In the same way Greek tragedy extended its range first to embrace the histories of other Heroes or Daemons—the difference is slight—who were essentially like Dionysus: Pentheus, Lycurgus, Hippolytus, Actaeon and especially, I should be inclined to add, Orestes. Then it took in any heroes to whose memory some ritual was attached. For the play is, with the rarest and most doubtful exceptions, essentially the enactment of a ritual, or rather of what the Greeks called an "aition"—that is, a supposed historical event which is the origin or "cause" of the ritual. Thus the death of Hippolytus is the "aition" of the lamentation-rite performed at the grave of Hippolytus; the death of Aias is the "aition" of the festival called Aianteia; the death of Medea's children, the "aition" of a certain ritual at Corinth; the story of Prometheus the "aition" of a certain Fire-festival in Athens. The tragedy, as ritual, enacts its own legendary origin.

There is then a further extension of the theme, to include a very few events in recent history. But we must observe that only those events were chosen which were felt to have about them some heroic grandeur or mystery; I think we may even say, only those events which, like the Battle of Salamis or the Fall of Miletus, had been made the subject of some religious celebration.

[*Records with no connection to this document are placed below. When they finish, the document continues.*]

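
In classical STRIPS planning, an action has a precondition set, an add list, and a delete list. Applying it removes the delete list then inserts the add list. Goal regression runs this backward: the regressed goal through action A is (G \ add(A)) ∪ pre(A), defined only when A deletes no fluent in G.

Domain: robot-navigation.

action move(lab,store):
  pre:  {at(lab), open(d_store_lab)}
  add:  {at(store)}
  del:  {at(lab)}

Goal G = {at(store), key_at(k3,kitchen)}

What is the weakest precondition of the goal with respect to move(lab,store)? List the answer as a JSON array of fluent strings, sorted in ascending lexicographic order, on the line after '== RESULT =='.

Compute (G \ add) ∪ pre:
  G ∩ del = {}  (empty — regression defined)
  G \ add = {at(store), key_at(k3,kitchen)} \ {at(store)} = {key_at(k3,kitchen)}
  ∪ pre   = {key_at(k3,kitchen)} ∪ {at(lab), open(d_store_lab)}
          = {at(lab), key_at(k3,kitchen), open(d_store_lab)}

== RESULT ==
["at(lab)", "key_at(k3,kitchen)", "open(d_store_lab)"]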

However that may be, the general temper of tragedy moved strongly away from the monotony of fixed ritual. The subjects thus grew richer and more varied; the mode of representation loftier and more artistic. What had begun as almost pure ritual ended by being almost pure drama. By the time Euripides began to write the master-tragedian Aeschylus had already lifted Greek drama to its highest level: whole generations have read his plays without even suspecting the ritual form that lies behind them. Aeschylus had also made the whole performance much longer and more impressive: he composed three continuous tragedies forming a single whole and followed by the strange performance called a Satyr-play. The wild element of revelry which was proper to Dionysus worship, with its bearded dancing half-animal satyrs, had been kept severely away from the stage during the three tragedies and must burst in to have its fling when they were finished. The other tragedians do not seem to have written in trilogies, and Euripides at any rate moved gradually away from satyr-plays. In their stead he put a curious sort of pro-satyric tragedy, a play in the tragic convention and free from the satyric coarseness, but containing at least one half-comic figure and preserving some fantastic quality of atmosphere.

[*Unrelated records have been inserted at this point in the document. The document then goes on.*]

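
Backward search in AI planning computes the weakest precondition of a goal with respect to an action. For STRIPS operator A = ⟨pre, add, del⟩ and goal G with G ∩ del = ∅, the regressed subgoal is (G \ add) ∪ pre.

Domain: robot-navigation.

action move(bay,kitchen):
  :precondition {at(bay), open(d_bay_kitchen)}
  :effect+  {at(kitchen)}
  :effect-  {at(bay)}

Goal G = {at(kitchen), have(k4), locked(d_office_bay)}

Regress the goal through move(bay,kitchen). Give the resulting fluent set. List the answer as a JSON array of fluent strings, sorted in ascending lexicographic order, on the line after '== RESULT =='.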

On the Great Festival of Dionysus each year—and sometimes on other festivals—this ritual of tragedy was solemnly performed in the theatre of the god. Like most Greek festivals the performance took the form of a competition. The ground of this custom was, I suspect, religious. It was desired to get a spirit of "Nikê," or victory, into the celebration, and you could only get this by means of a contest. The Archon, or magistrate, in charge of the festival selected three poets to compete, and three rich men to be their "Chorêgoi," that is, to provide all the expenses of the performance. The poet was then said to have "obtained a chorus," and his work now was to "teach the chorus." At the end of the festival a body of five judges, somewhat elaborately and curiously chosen, awarded a first, second and third prize. Even the last competitor must have a kind of "victory"; any mention of "failure" at such a time would be ill-omened.